Ospite a sorpresa all’Ariano International Film Festival, Alessandro Tersigni presenterà, nella giornata di mercoledì 28 luglio 2021, il docufilm Ralph De Palma – L’uomo più veloce del mondo, tra i documentari finalisti di questa nona edizione.

Romano doc, classe 1979, Tersigni ha un passato alquanto curioso alle spalle, essendo stato prima cantore alla Schola Puerorum Cappella Sistina e poi vigile del fuoco. L’ingresso nel mondo dello spettacolo lo deve alla partecipazione al Grande Fratello, nel 2007, da cui è uscito come secondo classificato. Dopo aver assaporato l’atmosfera del piccolo schermo, recitando in sporadici episodi di fiction quali Don Matteo e Ho sposato uno sbirro, l’attore fa il grande salto e approda al cinema. Il debutto risale al 2010 con Scusa ma ti voglio sposare di Federico Moccia. Passa un solo anno ed è protagonista del film indipendente 5 (Cinque) di Francesco Dominedò. Ma ormai il suo è un nome affermato nel panorama cinematografico e televisivo nazionale. Entra infatti nel cast di R.I.S. Roma – Delitti imperfetti, I Cesaroni (stagioni 5 e 6) e Un medico in famiglia 8.

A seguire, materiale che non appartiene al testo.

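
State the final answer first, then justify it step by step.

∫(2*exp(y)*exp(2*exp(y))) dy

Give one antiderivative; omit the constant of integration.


The answer is exp(2*exp(y)).
Step 1. Substitute u = exp(y), turning ∫(2*exp(y)*exp(2*exp(y))) dy into ∫(2*exp(2*u)) du: now ∫(2*exp(2*u)) du.
Step 2. Evaluate the standard form: now exp(2*u).
Step 3. Substitute back u = exp(y): now exp(2*exp(y)).
Answer: exp(2*exp(y)).


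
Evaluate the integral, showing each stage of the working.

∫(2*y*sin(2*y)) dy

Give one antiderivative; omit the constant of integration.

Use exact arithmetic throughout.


Step 1. Integrate ∫(2*y*sin(2*y)) dy by parts with u = y, dv = (2*sin(2*y)) dy, so v = -cos(2*y): now -y*cos(2*y) + ∫(cos(2*y)) dy.
Step 2. Evaluate the standard form: now -y*cos(2*y) + sin(2*y)/2.
Answer: -y*cos(2*y) + sin(2*y)/2.


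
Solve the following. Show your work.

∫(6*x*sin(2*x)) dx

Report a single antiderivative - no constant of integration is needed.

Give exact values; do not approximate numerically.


Step 1. Integrate ∫(6*x*sin(2*x)) dx by parts with u = x, dv = (6*sin(2*x)) dx, so v = -3*cos(2*x): now -3*x*cos(2*x) + ∫(3*cos(2*x)) dx.
Step 2. Evaluate the standard form: now -3*x*cos(2*x) + 3*sin(2*x)/2.
Answer: -3*x*cos(2*x) + 3*sin(2*x)/2.


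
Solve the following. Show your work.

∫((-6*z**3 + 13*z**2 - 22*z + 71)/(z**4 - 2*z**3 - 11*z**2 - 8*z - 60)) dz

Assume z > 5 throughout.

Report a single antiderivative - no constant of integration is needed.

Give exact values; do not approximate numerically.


Step 1. Decompose ∫((-6*z**3 + 13*z**2 - 22*z + 71)/(z**4 - 2*z**3 - 11*z**2 - 8*z - 60)) dz by partial fractions, (-6*z**3 + 13*z**2 - 22*z + 71)/(z**4 - 2*z**3 - 11*z**2 - 8*z - 60) = -1/(z**2 + 4) - 4/(z + 3) - 2/(z - 5): now ∫(-2/(z - 5)) dz + ∫(-4/(z + 3)) dz + ∫(-1/(z**2 + 4)) dz.
Step 2. Evaluate the standard form [assuming z > -3]: now -4*log(z + 3) + ∫(-2/(z - 5)) dz + ∫(-1/(z**2 + 4)) dz.
Step 3. Evaluate the standard form [assuming z > 5]: now -2*log(z - 5) - 4*log(z + 3) + ∫(-1/(z**2 + 4)) dz.
Step 4. Evaluate the standard form: now -2*log(z - 5) - 4*log(z + 3) - atan(z/2)/2.
Answer: -2*log(z - 5) - 4*log(z + 3) - atan(z/2)/2.


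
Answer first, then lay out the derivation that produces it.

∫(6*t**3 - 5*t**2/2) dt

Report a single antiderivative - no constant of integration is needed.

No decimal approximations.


The answer is 3*t**4/2 - 5*t**3/6.
Step 1. Rewrite: now ∫(-5*t**2/2) dt + ∫(6*t**3) dt.
Step 2. Evaluate the standard form: now 3*t**4/2 + ∫(-5*t**2/2) dt.
Step 3. Evaluate the standard form: now 3*t**4/2 - 5*t**3/6.
Answer: 3*t**4/2 - 5*t**3/6.


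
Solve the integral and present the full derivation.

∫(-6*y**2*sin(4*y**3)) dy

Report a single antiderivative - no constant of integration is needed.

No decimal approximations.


Step 1. Substitute u = y**3, turning ∫(-6*y**2*sin(4*y**3)) dy into ∫(-2*sin(4*u)) du: now ∫(-2*sin(4*u)) du.
Step 2. Evaluate the standard form: now cos(4*u)/2.
Step 3. Substitute back u = y**3: now cos(4*y**3)/2.
Answer: cos(4*y**3)/2.


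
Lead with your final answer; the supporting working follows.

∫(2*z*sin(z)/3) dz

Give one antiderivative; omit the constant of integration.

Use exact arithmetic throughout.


The answer is -2*z*cos(z)/3 + 2*sin(z)/3.
Step 1. Integrate ∫(2*z*sin(z)/3) dz by parts with u = z, dv = (2*sin(z)/3) dz, so v = -2*cos(z)/3: now -2*z*cos(z)/3 + ∫(2*cos(z)/3) dz.
Step 2. Evaluate the standard form: now -2*z*cos(z)/3 + 2*sin(z)/3.
Answer: -2*z*cos(z)/3 + 2*sin(z)/3.


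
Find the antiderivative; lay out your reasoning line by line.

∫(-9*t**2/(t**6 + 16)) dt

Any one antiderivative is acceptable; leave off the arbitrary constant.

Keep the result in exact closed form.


Step 1. Substitute u = t**3, turning ∫(-9*t**2/(t**6 + 16)) dt into ∫(-3/(u**2 + 16)) du: now ∫(-3/(u**2 + 16)) du.
Step 2. Evaluate the standard form: now -3*atan(u/4)/4.
Step 3. Substitute back u = t**3: now -3*atan(t**3/4)/4.
Answer: -3*atan(t**3/4)/4.


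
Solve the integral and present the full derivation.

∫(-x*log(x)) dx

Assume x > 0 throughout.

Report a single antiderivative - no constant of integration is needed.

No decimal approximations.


Step 1. Integrate ∫(-x*log(x)) dx by parts with u = log(x), dv = (-x) dx, so v = -x**2/2 [assuming x > 0]: now -x**2*log(x)/2 + ∫(x/2) dx.
Step 2. Evaluate the standard form: now -x**2*log(x)/2 + x**2/4.
Answer: -x**2*log(x)/2 + x**2/4.


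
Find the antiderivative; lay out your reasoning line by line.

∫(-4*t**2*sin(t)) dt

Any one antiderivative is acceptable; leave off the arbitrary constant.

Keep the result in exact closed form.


Step 1. Integrate ∫(-4*t**2*sin(t)) dt by parts with u = t**2, dv = (-4*sin(t)) dt, so v = 4*cos(t): now 4*t**2*cos(t) + ∫(-8*t*cos(t)) dt.
Step 2. Integrate ∫(-8*t*cos(t)) dt by parts with u = t, dv = (-8*cos(t)) dt, so v = -8*sin(t): now 4*t**2*cos(t) - 8*t*sin(t) + ∫(8*sin(t)) dt.
Step 3. Evaluate the standard form: now 4*t**2*cos(t) - 8*t*sin(t) - 8*cos(t).
Answer: 4*t**2*cos(t) - 8*t*sin(t) - 8*cos(t).


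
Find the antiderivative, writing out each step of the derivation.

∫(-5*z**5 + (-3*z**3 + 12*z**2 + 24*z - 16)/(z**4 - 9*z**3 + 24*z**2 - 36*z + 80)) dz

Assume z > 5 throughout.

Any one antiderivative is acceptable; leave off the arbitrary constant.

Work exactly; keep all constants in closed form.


Step 1. Rewrite: now ∫(-5*z**5) dz + ∫((-3*z**3 + 12*z**2 + 24*z - 16)/(z**4 - 9*z**3 + 24*z**2 - 36*z + 80)) dz.
Step 2. Decompose ∫((-3*z**3 + 12*z**2 + 24*z - 16)/(z**4 - 9*z**3 + 24*z**2 - 36*z + 80)) dz by partial fractions, (-3*z**3 + 12*z**2 + 24*z - 16)/(z**4 - 9*z**3 + 24*z**2 - 36*z + 80) = -4/(z**2 + 4) - 4/(z - 4) + 1/(z - 5): now ∫(-5*z**5) dz + ∫(1/(z - 5)) dz + ∫(-4/(z - 4)) dz + ∫(-4/(z**2 + 4)) dz.
Step 3. Evaluate the standard form [assuming z > 4]: now -4*log(z - 4) + ∫(-5*z**5) dz + ∫(1/(z - 5)) dz + ∫(-4/(z**2 + 4)) dz.
Step 4. Evaluate the standard form [assuming z > 5]: now log(z - 5) - 4*log(z - 4) + ∫(-5*z**5) dz + ∫(-4/(z**2 + 4)) dz.
Step 5. Evaluate the standard form: now log(z - 5) - 4*log(z - 4) - 2*atan(z/2) + ∫(-5*z**5) dz.
Step 6. Evaluate the standard form: now -5*z**6/6 + log(z - 5) - 4*log(z - 4) - 2*atan(z/2).
Answer: -5*z**6/6 + log(z - 5) - 4*log(z - 4) - 2*atan(z/2).


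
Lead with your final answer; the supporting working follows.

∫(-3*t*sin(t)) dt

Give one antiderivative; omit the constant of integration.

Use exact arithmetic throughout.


The answer is 3*t*cos(t) - 3*sin(t).
Step 1. Integrate ∫(-3*t*sin(t)) dt by parts with u = t, dv = (-3*sin(t)) dt, so v = 3*cos(t): now 3*t*cos(t) + ∫(-3*cos(t)) dt.
Step 2. Evaluate the standard form: now 3*t*cos(t) - 3*sin(t).
Answer: 3*t*cos(t) - 3*sin(t).


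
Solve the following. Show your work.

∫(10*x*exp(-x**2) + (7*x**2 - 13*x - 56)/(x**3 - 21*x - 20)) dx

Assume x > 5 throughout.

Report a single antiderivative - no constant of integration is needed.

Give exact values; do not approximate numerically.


Step 1. Rewrite: now ∫(10*x*exp(-x**2)) dx + ∫((7*x**2 - 13*x - 56)/(x**3 - 21*x - 20)) dx.
Step 2. Substitute u = x**2, turning ∫(10*x*exp(-x**2)) dx into ∫(5*exp(-u)) du: now ∫((7*x**2 - 13*x - 56)/(x**3 - 21*x - 20)) dx + ∫(5*exp(-u)) du.
Step 3. Evaluate the standard form: now ∫((7*x**2 - 13*x - 56)/(x**3 - 21*x - 20)) dx - 5*exp(-u).
Step 4. Substitute back u = x**2: now ∫((7*x**2 - 13*x - 56)/(x**3 - 21*x - 20)) dx - 5*exp(-x**2).
Step 5. Decompose ∫((7*x**2 - 13*x - 56)/(x**3 - 21*x - 20)) dx by partial fractions, (7*x**2 - 13*x - 56)/(x**3 - 21*x - 20) = 4/(x + 4) + 2/(x + 1) + 1/(x - 5): now ∫(1/(x - 5)) dx + ∫(2/(x + 1)) dx + ∫(4/(x + 4)) dx - 5*exp(-x**2).
Step 6. Evaluate the standard form [assuming x > -1]: now 2*log(x + 1) + ∫(1/(x - 5)) dx + ∫(4/(x + 4)) dx - 5*exp(-x**2).
Step 7. Evaluate the standard form [assuming x > 5]: now log(x - 5) + 2*log(x + 1) + ∫(4/(x + 4)) dx - 5*exp(-x**2).
Step 8. Evaluate the standard form [assuming x > -4]: now log(x - 5) + 2*log(x + 1) + 4*log(x + 4) - 5*exp(-x**2).
Answer: log(x - 5) + 2*log(x + 1) + 4*log(x + 4) - 5*exp(-x**2).


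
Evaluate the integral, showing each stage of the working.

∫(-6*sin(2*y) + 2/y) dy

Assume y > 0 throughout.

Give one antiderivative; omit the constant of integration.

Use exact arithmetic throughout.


Step 1. Rewrite: now ∫(2/y) dy + ∫(-6*sin(2*y)) dy.
Step 2. Evaluate the standard form: now 3*cos(2*y) + ∫(2/y) dy.
Step 3. Evaluate the standard form [assuming y > 0]: now 2*log(y) + 3*cos(2*y).
Answer: 2*log(y) + 3*cos(2*y).


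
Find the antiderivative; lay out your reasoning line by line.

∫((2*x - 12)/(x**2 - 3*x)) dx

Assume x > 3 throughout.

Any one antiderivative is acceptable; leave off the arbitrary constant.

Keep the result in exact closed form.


Step 1. Decompose ∫((2*x - 12)/(x**2 - 3*x)) dx by partial fractions, (2*x - 12)/(x**2 - 3*x) = -2/(x - 3) + 4/x: now ∫(4/x) dx + ∫(-2/(x - 3)) dx.
Step 2. Evaluate the standard form [assuming x > 0]: now 4*log(x) + ∫(-2/(x - 3)) dx.
Step 3. Evaluate the standard form [assuming x > 3]: now 4*log(x) - 2*log(x - 3).
Answer: 4*log(x) - 2*log(x - 3).


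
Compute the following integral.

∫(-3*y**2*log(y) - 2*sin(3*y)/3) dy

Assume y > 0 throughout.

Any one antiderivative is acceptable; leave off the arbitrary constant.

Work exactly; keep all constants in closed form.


Answer: -y**3*log(y) + y**3/3 + 2*cos(3*y)/9.


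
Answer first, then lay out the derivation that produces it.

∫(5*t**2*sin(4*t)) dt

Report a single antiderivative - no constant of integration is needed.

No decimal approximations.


The answer is -5*t**2*cos(4*t)/4 + 5*t*sin(4*t)/8 + 5*cos(4*t)/32.
Step 1. Integrate ∫(5*t**2*sin(4*t)) dt by parts with u = t**2, dv = (5*sin(4*t)) dt, so v = -5*cos(4*t)/4: now -5*t**2*cos(4*t)/4 + ∫(5*t*cos(4*t)/2) dt.
Step 2. Integrate ∫(5*t*cos(4*t)/2) dt by parts with u = t, dv = (5*cos(4*t)/2) dt, so v = 5*sin(4*t)/8: now -5*t**2*cos(4*t)/4 + 5*t*sin(4*t)/8 + ∫(-5*sin(4*t)/8) dt.
Step 3. Evaluate the standard form: now -5*t**2*cos(4*t)/4 + 5*t*sin(4*t)/8 + 5*cos(4*t)/32.
Answer: -5*t**2*cos(4*t)/4 + 5*t*sin(4*t)/8 + 5*cos(4*t)/32.


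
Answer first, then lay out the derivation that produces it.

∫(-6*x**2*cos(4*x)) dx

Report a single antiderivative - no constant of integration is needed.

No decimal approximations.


The answer is -3*x**2*sin(4*x)/2 - 3*x*cos(4*x)/4 + 3*sin(4*x)/16.
Step 1. Integrate ∫(-6*x**2*cos(4*x)) dx by parts with u = x**2, dv = (-6*cos(4*x)) dx, so v = -3*sin(4*x)/2: now -3*x**2*sin(4*x)/2 + ∫(3*x*sin(4*x)) dx.
Step 2. Integrate ∫(3*x*sin(4*x)) dx by parts with u = x, dv = (3*sin(4*x)) dx, so v = -3*cos(4*x)/4: now -3*x**2*sin(4*x)/2 - 3*x*cos(4*x)/4 + ∫(3*cos(4*x)/4) dx.
Step 3. Evaluate the standard form: now -3*x**2*sin(4*x)/2 - 3*x*cos(4*x)/4 + 3*sin(4*x)/16.
Answer: -3*x**2*sin(4*x)/2 - 3*x*cos(4*x)/4 + 3*sin(4*x)/16.


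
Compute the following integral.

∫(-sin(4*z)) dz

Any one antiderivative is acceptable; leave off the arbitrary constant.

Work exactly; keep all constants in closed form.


Answer: cos(4*z)/4.


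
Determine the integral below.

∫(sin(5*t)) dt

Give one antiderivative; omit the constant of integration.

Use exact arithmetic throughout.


Answer: -cos(5*t)/5.


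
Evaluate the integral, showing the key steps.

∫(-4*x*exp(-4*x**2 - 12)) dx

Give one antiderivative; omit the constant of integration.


Step 1. Substitute u = x**2 + 3, turning ∫(-4*x*exp(-4*x**2 - 12)) dx into ∫(-2*exp(-4*u)) du: now ∫(-2*exp(-4*u)) du.
Step 2. Evaluate the standard form: now exp(-4*u)/2.
Step 3. Substitute back u = x**2 + 3: now exp(-4*x**2 - 12)/2.
Answer: exp(-4*x**2 - 12)/2.


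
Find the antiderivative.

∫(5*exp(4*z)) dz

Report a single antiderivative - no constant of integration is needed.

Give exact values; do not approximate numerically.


Answer: 5*exp(4*z)/4.


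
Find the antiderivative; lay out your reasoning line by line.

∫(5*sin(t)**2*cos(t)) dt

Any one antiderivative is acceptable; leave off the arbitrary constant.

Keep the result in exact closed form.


Step 1. Substitute u = sin(t), turning ∫(5*sin(t)**2*cos(t)) dt into ∫(5*u**2) du: now ∫(5*u**2) du.
Step 2. Evaluate the standard form: now 5*u**3/3.
Step 3. Substitute back u = sin(t): now 5*sin(t)**3/3.
Answer: 5*sin(t)**3/3.


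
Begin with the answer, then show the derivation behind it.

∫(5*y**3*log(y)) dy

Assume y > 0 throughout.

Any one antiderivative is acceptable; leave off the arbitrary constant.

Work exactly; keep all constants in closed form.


The answer is 5*y**4*log(y)/4 - 5*y**4/16.
Step 1. Integrate ∫(5*y**3*log(y)) dy by parts with u = log(y), dv = (5*y**3) dy, so v = 5*y**4/4 [assuming y > 0]: now 5*y**4*log(y)/4 + ∫(-5*y**3/4) dy.
Step 2. Evaluate the standard form: now 5*y**4*log(y)/4 - 5*y**4/16.
Answer: 5*y**4*log(y)/4 - 5*y**4/16.


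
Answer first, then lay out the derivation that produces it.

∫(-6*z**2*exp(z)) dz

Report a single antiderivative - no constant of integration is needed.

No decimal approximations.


The answer is -6*z**2*exp(z) + 12*z*exp(z) - 12*exp(z).
Step 1. Integrate ∫(-6*z**2*exp(z)) dz by parts with u = z**2, dv = (-6*exp(z)) dz, so v = -6*exp(z): now -6*z**2*exp(z) + ∫(12*z*exp(z)) dz.
Step 2. Integrate ∫(12*z*exp(z)) dz by parts with u = z, dv = (12*exp(z)) dz, so v = 12*exp(z): now -6*z**2*exp(z) + 12*z*exp(z) + ∫(-12*exp(z)) dz.
Step 3. Evaluate the standard form: now -6*z**2*exp(z) + 12*z*exp(z) - 12*exp(z).
Answer: -6*z**2*exp(z) + 12*z*exp(z) - 12*exp(z).


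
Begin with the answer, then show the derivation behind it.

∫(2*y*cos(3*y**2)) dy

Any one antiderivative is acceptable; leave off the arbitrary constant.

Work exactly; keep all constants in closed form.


The answer is sin(3*y**2)/3.
Step 1. Substitute u = y**2, turning ∫(2*y*cos(3*y**2)) dy into ∫(cos(3*u)) du: now ∫(cos(3*u)) du.
Step 2. Evaluate the standard form: now sin(3*u)/3.
Step 3. Substitute back u = y**2: now sin(3*y**2)/3.
Answer: sin(3*y**2)/3.


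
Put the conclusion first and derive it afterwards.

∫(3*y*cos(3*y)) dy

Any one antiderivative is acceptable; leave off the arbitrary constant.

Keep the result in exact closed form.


The answer is y*sin(3*y) + cos(3*y)/3.
Step 1. Integrate ∫(3*y*cos(3*y)) dy by parts with u = y, dv = (3*cos(3*y)) dy, so v = sin(3*y): now y*sin(3*y) + ∫(-sin(3*y)) dy.
Step 2. Evaluate the standard form: now y*sin(3*y) + cos(3*y)/3.
Answer: y*sin(3*y) + cos(3*y)/3.


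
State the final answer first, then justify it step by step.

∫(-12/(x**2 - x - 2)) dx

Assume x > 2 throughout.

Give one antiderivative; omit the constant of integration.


The answer is -4*log(x - 2) + 4*log(x + 1).
Step 1. Decompose ∫(-12/(x**2 - x - 2)) dx by partial fractions, -12/(x**2 - x - 2) = 4/(x + 1) - 4/(x - 2): now ∫(-4/(x - 2)) dx + ∫(4/(x + 1)) dx.
Step 2. Evaluate the standard form [assuming x > 2]: now -4*log(x - 2) + ∫(4/(x + 1)) dx.
Step 3. Evaluate the standard form [assuming x > -1]: now -4*log(x - 2) + 4*log(x + 1).
Answer: -4*log(x - 2) + 4*log(x + 1).


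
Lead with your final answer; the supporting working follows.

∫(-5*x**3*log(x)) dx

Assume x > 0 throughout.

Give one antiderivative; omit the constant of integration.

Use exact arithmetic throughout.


The answer is -5*x**4*log(x)/4 + 5*x**4/16.
Step 1. Integrate ∫(-5*x**3*log(x)) dx by parts with u = log(x), dv = (-5*x**3) dx, so v = -5*x**4/4 [assuming x > 0]: now -5*x**4*log(x)/4 + ∫(5*x**3/4) dx.
Step 2. Evaluate the standard form: now -5*x**4*log(x)/4 + 5*x**4/16.
Answer: -5*x**4*log(x)/4 + 5*x**4/16.


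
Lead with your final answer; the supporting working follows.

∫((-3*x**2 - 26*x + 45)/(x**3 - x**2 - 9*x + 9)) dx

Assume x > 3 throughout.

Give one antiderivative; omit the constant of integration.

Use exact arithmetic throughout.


The answer is -5*log(x - 3) - 2*log(x - 1) + 4*log(x + 3).
Step 1. Decompose ∫((-3*x**2 - 26*x + 45)/(x**3 - x**2 - 9*x + 9)) dx by partial fractions, (-3*x**2 - 26*x + 45)/(x**3 - x**2 - 9*x + 9) = 4/(x + 3) - 2/(x - 1) - 5/(x - 3): now ∫(-5/(x - 3)) dx + ∫(-2/(x - 1)) dx + ∫(4/(x + 3)) dx.
Step 2. Evaluate the standard form [assuming x > -3]: now 4*log(x + 3) + ∫(-5/(x - 3)) dx + ∫(-2/(x - 1)) dx.
Step 3. Evaluate the standard form [assuming x > 3]: now -5*log(x - 3) + 4*log(x + 3) + ∫(-2/(x - 1)) dx.
Step 4. Evaluate the standard form [assuming x > 1]: now -5*log(x - 3) - 2*log(x - 1) + 4*log(x + 3).
Answer: -5*log(x - 3) - 2*log(x - 1) + 4*log(x + 3).


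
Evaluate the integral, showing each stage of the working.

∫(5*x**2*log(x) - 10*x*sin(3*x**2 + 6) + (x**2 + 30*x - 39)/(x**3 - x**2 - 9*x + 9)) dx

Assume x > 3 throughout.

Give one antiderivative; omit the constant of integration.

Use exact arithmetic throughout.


Step 1. Rewrite: now ∫(-10*x*sin(3*x**2 + 6)) dx + ∫(5*x**2*log(x)) dx + ∫((x**2 + 30*x - 39)/(x**3 - x**2 - 9*x + 9)) dx.
Step 2. Decompose ∫((x**2 + 30*x - 39)/(x**3 - x**2 - 9*x + 9)) dx by partial fractions, (x**2 + 30*x - 39)/(x**3 - x**2 - 9*x + 9) = -5/(x + 3) + 1/(x - 1) + 5/(x - 3): now ∫(-10*x*sin(3*x**2 + 6)) dx + ∫(5*x**2*log(x)) dx + ∫(5/(x - 3)) dx + ∫(1/(x - 1)) dx + ∫(-5/(x + 3)) dx.
Step 3. Evaluate the standard form [assuming x > 3]: now 5*log(x - 3) + ∫(-10*x*sin(3*x**2 + 6)) dx + ∫(5*x**2*log(x)) dx + ∫(1/(x - 1)) dx + ∫(-5/(x + 3)) dx.
Step 4. Evaluate the standard form [assuming x > -3]: now 5*log(x - 3) - 5*log(x + 3) + ∫(-10*x*sin(3*x**2 + 6)) dx + ∫(5*x**2*log(x)) dx + ∫(1/(x - 1)) dx.
Step 5. Evaluate the standard form [assuming x > 1]: now 5*log(x - 3) + log(x - 1) - 5*log(x + 3) + ∫(-10*x*sin(3*x**2 + 6)) dx + ∫(5*x**2*log(x)) dx.
Step 6. Integrate ∫(5*x**2*log(x)) dx by parts with u = log(x), dv = (5*x**2) dx, so v = 5*x**3/3 [assuming x > 0]: now 5*x**3*log(x)/3 + 5*log(x - 3) + log(x - 1) - 5*log(x + 3) + ∫(-5*x**2/3) dx + ∫(-10*x*sin(3*x**2 + 6)) dx.
Step 7. Evaluate the standard form: now 5*x**3*log(x)/3 - 5*x**3/9 + 5*log(x - 3) + log(x - 1) - 5*log(x + 3) + ∫(-10*x*sin(3*x**2 + 6)) dx.
Step 8. Substitute u = x**2 + 2, turning ∫(-10*x*sin(3*x**2 + 6)) dx into ∫(-5*sin(3*u)) du: now 5*x**3*log(x)/3 - 5*x**3/9 + 5*log(x - 3) + log(x - 1) - 5*log(x + 3) + ∫(-5*sin(3*u)) du.
Step 9. Evaluate the standard form: now 5*x**3*log(x)/3 - 5*x**3/9 + 5*log(x - 3) + log(x - 1) - 5*log(x + 3) + 5*cos(3*u)/3.
Step 10. Substitute back u = x**2 + 2: now 5*x**3*log(x)/3 - 5*x**3/9 + 5*log(x - 3) + log(x - 1) - 5*log(x + 3) + 5*cos(3*x**2 + 6)/3.
Answer: 5*x**3*log(x)/3 - 5*x**3/9 + 5*log(x - 3) + log(x - 1) - 5*log(x + 3) + 5*cos(3*x**2 + 6)/3.


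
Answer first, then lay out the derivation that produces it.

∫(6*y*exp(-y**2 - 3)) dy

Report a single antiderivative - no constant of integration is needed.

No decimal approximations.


The answer is -3*exp(-y**2 - 3).
Step 1. Substitute u = y**2 + 3, turning ∫(6*y*exp(-y**2 - 3)) dy into ∫(3*exp(-u)) du: now ∫(3*exp(-u)) du.
Step 2. Evaluate the standard form: now -3*exp(-u).
Step 3. Substitute back u = y**2 + 3: now -3*exp(-y**2 - 3).
Answer: -3*exp(-y**2 - 3).


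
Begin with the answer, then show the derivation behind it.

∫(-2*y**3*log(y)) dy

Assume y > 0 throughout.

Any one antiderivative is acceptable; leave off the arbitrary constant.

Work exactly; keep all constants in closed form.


The answer is -y**4*log(y)/2 + y**4/8.
Step 1. Integrate ∫(-2*y**3*log(y)) dy by parts with u = log(y), dv = (-2*y**3) dy, so v = -y**4/2 [assuming y > 0]: now -y**4*log(y)/2 + ∫(y**3/2) dy.
Step 2. Evaluate the standard form: now -y**4*log(y)/2 + y**4/8.
Answer: -y**4*log(y)/2 + y**4/8.


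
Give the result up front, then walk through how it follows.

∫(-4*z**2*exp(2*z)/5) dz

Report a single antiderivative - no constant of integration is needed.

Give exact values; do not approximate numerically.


The answer is -2*z**2*exp(2*z)/5 + 2*z*exp(2*z)/5 - exp(2*z)/5.
Step 1. Integrate ∫(-4*z**2*exp(2*z)/5) dz by parts with u = z**2, dv = (-4*exp(2*z)/5) dz, so v = -2*exp(2*z)/5: now -2*z**2*exp(2*z)/5 + ∫(4*z*exp(2*z)/5) dz.
Step 2. Integrate ∫(4*z*exp(2*z)/5) dz by parts with u = z, dv = (4*exp(2*z)/5) dz, so v = 2*exp(2*z)/5: now -2*z**2*exp(2*z)/5 + 2*z*exp(2*z)/5 + ∫(-2*exp(2*z)/5) dz.
Step 3. Evaluate the standard form: now -2*z**2*exp(2*z)/5 + 2*z*exp(2*z)/5 - exp(2*z)/5.
Answer: -2*z**2*exp(2*z)/5 + 2*z*exp(2*z)/5 - exp(2*z)/5.


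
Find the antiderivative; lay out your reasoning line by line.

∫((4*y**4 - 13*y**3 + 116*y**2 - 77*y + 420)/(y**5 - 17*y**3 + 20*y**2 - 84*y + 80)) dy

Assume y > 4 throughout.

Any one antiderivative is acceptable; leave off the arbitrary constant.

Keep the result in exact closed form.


Step 1. Decompose ∫((4*y**4 - 13*y**3 + 116*y**2 - 77*y + 420)/(y**5 - 17*y**3 + 20*y**2 - 84*y + 80)) dy by partial fractions, (4*y**4 - 13*y**3 + 116*y**2 - 77*y + 420)/(y**5 - 17*y**3 + 20*y**2 - 84*y + 80) = 1/(y**2 + 4) + 5/(y + 5) - 5/(y - 1) + 4/(y - 4): now ∫(4/(y - 4)) dy + ∫(-5/(y - 1)) dy + ∫(5/(y + 5)) dy + ∫(1/(y**2 + 4)) dy.
Step 2. Evaluate the standard form [assuming y > 1]: now -5*log(y - 1) + ∫(4/(y - 4)) dy + ∫(5/(y + 5)) dy + ∫(1/(y**2 + 4)) dy.
Step 3. Evaluate the standard form [assuming y > -5]: now -5*log(y - 1) + 5*log(y + 5) + ∫(4/(y - 4)) dy + ∫(1/(y**2 + 4)) dy.
Step 4. Evaluate the standard form [assuming y > 4]: now 4*log(y - 4) - 5*log(y - 1) + 5*log(y + 5) + ∫(1/(y**2 + 4)) dy.
Step 5. Evaluate the standard form: now 4*log(y - 4) - 5*log(y - 1) + 5*log(y + 5) + atan(y/2)/2.
Answer: 4*log(y - 4) - 5*log(y - 1) + 5*log(y + 5) + atan(y/2)/2.


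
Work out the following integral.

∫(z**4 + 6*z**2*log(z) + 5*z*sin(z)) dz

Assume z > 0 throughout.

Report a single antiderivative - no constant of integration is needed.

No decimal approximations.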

Tra gli ultimi e più seguiti progetti di Tersigni c’é Il paradiso delle signore, in cui fa parte del cast principale sin dal primissimo episodio. Il suo Vittorio Conti è un ambizioso e affascinante consulente pubblicitario del magazzino che dà il titolo alla serie. Nel corso delle stagioni – siamo alla quinta, in attesa della prossima – il suo personaggio è diventato in assoluto uno dei preferiti del pubblico.

L’appuntamento con Alessandro Tersigni è alle ore 17, presso l’Auditorium Comunale, dove porterà l’appassionante e già ampiamente apprezzato docufilm Ralph De Palma – L’uomo più veloce del mondo, in compagnia del suo regista, Antonio Silvestre. A seguito dell’incontro si terrà la proiezione.

La mattina di mercoledì 28 luglio, è stata improntata all’insegna del Green e dell’infanzia. Presso la Sala Castello e la Villa Comunale si è infatti tenuto un divertente laboratorio, riservato ai più giovani, sul tema ambientale. Numerosi i partecipanti, ospitati dalla suggestiva e fresca cornice offerta dal Castello Normanno di Irpino.
Il laboratorio di libera scrittura condivisa, a cura della rete Weec Italia, intitolato “Storie meravigliose e segrete di semi che diventarono alberi”, si propone come una vera e propria esperienza, portata avanti grazie all’utilizzo di immagini, suoni, oggetti. Tra l’insegnamento e l’intrattenimento, bambini e ragazzi hanno avuto modo di toccare con mano alcuni degli elementi che compongono la Natura, in particolare l’albero e la sua vita, continuamente stimolati dagli operatori del CEA Pollino (Centro di Educazione Ambientale).
Lo scopo è quello di valorizzare e rispettare l’ambiente naturale che ci circonda, e per farlo è necessario conoscerlo. Durante le circa tre ore di laboratorio, si è parlato di cicli di vita, biodiversità, osservazione e scoperta, cura. Fornendo così ai partecipanti la materia adatta per creare le loro proprie storie e i racconti, fatti di #tracce (corteccia, semi, foglie, ecc.), #immagini (forme, colori, visioni, ecc.), #suoni (silenzio, fruscio, canti, rumori, ecc.), #sogni (profumo, emozione, ricordi, storie, ecc.).

RETE WEEC ITALIA
La Rete WEEC Italia nasce dalla partecipazione della delegazione italiana ai Congressi WEEC (World Environmental Education Congress) e si sviluppa grazie alla volontà dai professionisti che si occupano di educazione alla sostenibilità in Italia di mettersi in rete, per scambiare conoscenze teoriche e pratiche, per coadiuvare progetti, creare sinergie e sostenersi nell’azione educativa. Oggi la Rete WEEC Italia è un punto di riferimento per tutte le professionalità e le organizzazioni che si occupano di educazione ambientale e alla sostenibilità.